While a working reserve can be created in this way, it requires that you completely link up your entire supply chain for all industries that use any reserved material. For example, if I wanted to make rock crafts out of "excess" stone, I'd also have to set up linked supply piles for my masonry workshops, mechanics workshops, and any craftsdwarf workshops that I want to produce other crafts like pots. With the "take excess from" link, I'd just have to make two links: one from my reserve stockpile (can be any existing stone stockpile really) to the excess pile for stone crafts and another from that pile to the craftsdwarf workshop where I want to queue up crafts tasks. The rest of my stone-using industries aren't affected at all, and there's also fewer hauling jobs, because there's no need for a separate distribution pile for each industry.

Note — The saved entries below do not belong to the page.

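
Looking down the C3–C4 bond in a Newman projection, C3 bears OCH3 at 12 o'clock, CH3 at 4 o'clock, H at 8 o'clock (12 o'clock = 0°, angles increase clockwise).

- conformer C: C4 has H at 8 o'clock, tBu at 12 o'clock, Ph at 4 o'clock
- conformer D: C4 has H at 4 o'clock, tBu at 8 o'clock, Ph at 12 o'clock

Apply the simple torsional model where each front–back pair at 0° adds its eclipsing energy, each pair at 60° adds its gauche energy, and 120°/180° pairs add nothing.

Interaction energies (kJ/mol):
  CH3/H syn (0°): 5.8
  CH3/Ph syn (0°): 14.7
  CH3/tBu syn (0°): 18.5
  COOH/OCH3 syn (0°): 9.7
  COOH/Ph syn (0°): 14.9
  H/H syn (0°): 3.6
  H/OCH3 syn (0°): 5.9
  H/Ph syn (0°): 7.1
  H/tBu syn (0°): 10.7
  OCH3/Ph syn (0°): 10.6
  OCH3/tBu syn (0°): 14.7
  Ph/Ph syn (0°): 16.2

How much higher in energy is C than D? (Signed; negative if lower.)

+5.9 kJ/mol

C (eclipsed): OCH3–tBu eclipsed, CH3–Ph eclipsed, H–H eclipsed; 14.7 + 14.7 + 3.6 = 33.0 kJ/mol.
D (eclipsed): OCH3–Ph eclipsed, CH3–H eclipsed, H–tBu eclipsed; 10.6 + 5.8 + 10.7 = 27.1 kJ/mol.
E(C) − E(D) = 33.0 − 27.1 = +5.9 kJ/mol.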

Controlling the size of the reserve stockpile in a take-excess-from system also provides a simple way of indireclty prioritizing jobs: by linking a workshop to take from a "take-excess-from" pile, you're effectively conditiononing jobs at that workshop on having a certain amount of raw materials, e.g., "don't make any wood crafts unless I have more than 20 wood" is easy to implement. With the currently working "excess pile feeds industry piles" system suggested above, I don't think there's a way to do this, because there's no way to prioritize the order in which the industry piles take from the master pile. You can approximate by setting the master pile to also give to priority workshops directly, but I'd guess most stuff would still get moved to the industry stockpiles as only when a worshop job was started would things be taken from the master pile directly, while hauling jobs from the master pile to the industry piles would be constant.
The point of a "take-excess-from" link is not just an easy way to implement reserves, it's essentially like adding another logical operation to the stockpiling language, and it's an operation that in some usages can't be conveniently approximated by arrangements of existing "take-from" links (although sometimes it can be approximated as Aranador pointed out).